The current voice-activated technology being used in virtual assistants is limited by its inability to decipher human emotions.
Because of this, they have the tendency to provide irrelevant responses or miss the point of some conversations entirely.
The Australian University’s Associate Professor Margaret Lech, who is leading the research, explained that there is always an emotional context when humans talk to each other and this is understood.
However, machines do not understand this.
Calling an automatic call centre, for instance, causes people to get very frustrated because they talk to the machine and it does not understand that they are sad, or they are anxious and want things to be done quickly.
Machines do not understand the emotion associated with the task at hand. They have heard many recordings from which people have often said, “I want to talk to a person, not a machine”.
There is no way to explain certain things to a machine, including those subtle cues that can be expressed through emotions when people talk to each other.
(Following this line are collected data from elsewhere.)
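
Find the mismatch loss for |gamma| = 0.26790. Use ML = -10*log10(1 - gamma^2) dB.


ML = -10 * log10(1 - 0.26790^2) = -10 * log10(0.92822959) = 0.3234 dB

0.3234 dB


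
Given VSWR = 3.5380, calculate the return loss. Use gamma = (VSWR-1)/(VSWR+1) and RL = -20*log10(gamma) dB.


gamma = (3.5380 - 1) / (3.5380 + 1) = 0.5592772
RL = -20 * log10(0.5592772) = 5.047 dB

5.047 dB


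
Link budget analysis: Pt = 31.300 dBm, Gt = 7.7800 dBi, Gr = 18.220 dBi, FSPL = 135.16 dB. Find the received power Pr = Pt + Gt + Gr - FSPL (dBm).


Pr = 31.300 + 7.7800 + 18.220 - 135.16 = -77.86 dBm

-77.86 dBm


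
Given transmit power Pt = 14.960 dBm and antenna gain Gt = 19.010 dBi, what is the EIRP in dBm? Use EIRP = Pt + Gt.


EIRP = Pt + Gt = 14.960 + 19.010 = 33.97 dBm

33.97 dBm


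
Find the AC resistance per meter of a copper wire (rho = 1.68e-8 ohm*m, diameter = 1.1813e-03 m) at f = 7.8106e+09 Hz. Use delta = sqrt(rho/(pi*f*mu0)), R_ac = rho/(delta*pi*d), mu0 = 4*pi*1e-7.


delta = sqrt(1.68e-8 / (pi * 7.8106e+09 * 4*pi*1e-7)) = 7.381295e-07 m
R_ac = 1.68e-8 / (7.381295e-07 * pi * 1.1813e-03) = 6.133 ohm/m

6.133 ohm/m


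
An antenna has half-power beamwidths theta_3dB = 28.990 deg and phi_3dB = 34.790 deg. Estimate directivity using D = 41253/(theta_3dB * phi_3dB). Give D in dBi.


D_linear = 41253 / (28.990 * 34.790) = 40.90279
D_dBi = 10 * log10(40.90279) = 16.12 dBi

16.12 dBi


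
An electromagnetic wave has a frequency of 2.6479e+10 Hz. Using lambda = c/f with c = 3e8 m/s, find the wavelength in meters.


lambda = c / f = 3.0000e+08 / 2.6479e+10 = 0.01133 m

0.01133 m


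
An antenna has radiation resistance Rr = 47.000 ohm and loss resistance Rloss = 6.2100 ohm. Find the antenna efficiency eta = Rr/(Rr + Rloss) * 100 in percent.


eta = 47.000 / (47.000 + 6.2100) * 100 = 88.33%

88.33%


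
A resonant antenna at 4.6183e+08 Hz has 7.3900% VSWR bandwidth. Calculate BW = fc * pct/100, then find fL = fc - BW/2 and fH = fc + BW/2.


BW = 4.6183e+08 * 7.3900/100 = 3.412924e+07 Hz
fL = 4.6183e+08 - 3.412924e+07/2 = 4.448e+08 Hz
fH = 4.6183e+08 + 3.412924e+07/2 = 4.789e+08 Hz

BW=3.413e+07 Hz, fL=4.448e+08 Hz, fH=4.789e+08 Hz


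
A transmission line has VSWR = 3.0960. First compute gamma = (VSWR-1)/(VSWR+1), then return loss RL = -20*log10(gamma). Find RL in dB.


gamma = (3.0960 - 1) / (3.0960 + 1) = 0.5117188
RL = -20 * log10(0.5117188) = 5.819 dB

5.819 dB


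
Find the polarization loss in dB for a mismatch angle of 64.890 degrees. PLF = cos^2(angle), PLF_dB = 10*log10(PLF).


PLF_linear = cos^2(64.890 deg) = 0.1800793
PLF_dB = 10 * log10(0.1800793) = -7.445 dB

-7.445 dB


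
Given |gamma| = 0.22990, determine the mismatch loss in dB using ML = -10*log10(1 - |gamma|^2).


ML = -10 * log10(1 - 0.22990^2) = -10 * log10(0.94714599) = 0.2358 dB

0.2358 dB


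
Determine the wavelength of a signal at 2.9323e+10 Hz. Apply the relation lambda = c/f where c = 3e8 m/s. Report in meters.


lambda = c / f = 3.0000e+08 / 2.9323e+10 = 0.01023 m

0.01023 m


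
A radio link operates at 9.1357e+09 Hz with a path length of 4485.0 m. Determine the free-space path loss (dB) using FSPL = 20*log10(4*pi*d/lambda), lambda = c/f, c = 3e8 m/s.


lambda = c / f = 3.0000e+08 / 9.1357e+09 = 0.03283821 m
FSPL = 20 * log10(4*pi*4485.0/0.03283821) = 124.7 dB

124.7 dB


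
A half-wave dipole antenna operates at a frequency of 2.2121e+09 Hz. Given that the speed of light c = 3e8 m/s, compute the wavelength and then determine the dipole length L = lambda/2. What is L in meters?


lambda = c / f = 3.0000e+08 / 2.2121e+09 = 0.1356177 m
L = lambda / 2 = 0.1356177 / 2 = 0.06781 m

0.06781 m


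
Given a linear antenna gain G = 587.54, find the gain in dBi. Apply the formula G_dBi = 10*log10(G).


G_dBi = 10 * log10(587.54) = 27.69 dBi

27.69 dBi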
Eleven years were spent by the team of researchers in creating new machine learning techniques that allow technology to understand human emotions based on speech signals.
It will also analyse and predict patterns of emotional interactions in human conversations.
With these capabilities, voice-activated devices can now understand both the linguistics and emotional contents of speech.
They can read seven human emotions such as anger, boredom, disgust, fear, happiness, sadness and neutral and can, therefore, provide appropriate responses.
The challenge of making machines read human emotions lay in measuring the unspoken commands in voices such as subtle changes in tone, volume and speed.
Emotion recognition will unlock many more applications and wider benefits from voice-activated technology.
People will accept machines more, they will trust machines, they will have the feeling that the machine really understands them and can help them better.
In addition, people, particularly the elderly, will not be so reluctant to use automatic call centres.
This will now allow machines to be employed like getting robots as companions, for instance.
An older person may like actually talking to a machine and hear that the machine can laugh with them, can sympathise as well as understand their feelings.
It could also be good if used for the toys of kids. Children will interact with the robotic toys that can talk emotionally, which will allow the children to learn more about emotions.
Lifelike artificial intelligence may have once been a futuristic dream. But with developments like these, making human-machine interactions simpler and smoother, the future has seemingly arrived.